The second stage involves establishing a blueprint for what the partnership may look like. It is critical that all stakeholders participate in this stage. The Design Team recommends establishing an advisory board comprised of representative from all members of the partnership. A timeline with assessment benchmarks is created. Reflection and evaluation of the evolving partnership is critical throughout the process and policies and procedures are drafted with the understanding that the partnership needs to remain fluid.
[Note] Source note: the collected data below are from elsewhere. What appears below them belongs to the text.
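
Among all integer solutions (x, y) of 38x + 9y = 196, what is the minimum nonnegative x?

8

gcd(38, 9) = 1  (38 = 4×9 + 2, 9 = 4×2 + 1, 2 = 2×1).
1 divides 196, so solutions exist.
Back-substituting, 38×(-4) + 9×(17) = 1.
Scale by 196/1 = 196: (x₀, y₀) = (-784, 3332).
General solution: x = -784 + 9t, y = 3332 - 38t for integer t.
x ≥ 0: smallest is -784 mod 9 = 8 (at t = 88), with y = -12.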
The third stage is growing and maintaining; here ongoing communication is the linchpin. All members of the partnership must keep abreast of changes in state and district policies and work together to make adjustments to established policies and procedures that will strengthen the partnership and its mission. Professional development based on the immediate needs of partners is made possible through ongoing communication.
Finally a fourth stage, which actually is more of an ongoing thread running through all stages, identifies the need to evaluate, refine, and expand policies, procedures, and outcomes so that they remain beneficial to all members of the partnership.
As the Clinical Innovative Collaborative concludes its work much has been accomplished since its initial meeting at the Brown Hotel. Looking back, as our team, and the others, advanced through the CIC process, we too went through these stages of partnership. As a result, the CPDT not only gained insight into what makes up and advances mutually beneficial partnerships, but developed a clinical partnership framework that we hope will benefit our colleagues and the advancement of clinical practice within our profession. In the end, the three subgroups themselves became three mutually beneficial partners able to try and test assumptions and findings in order to offer a tested roadmap to the CAEP community.
Note: The framework referenced in this article will be available in spring 2016 once it is finalized by the Design Team.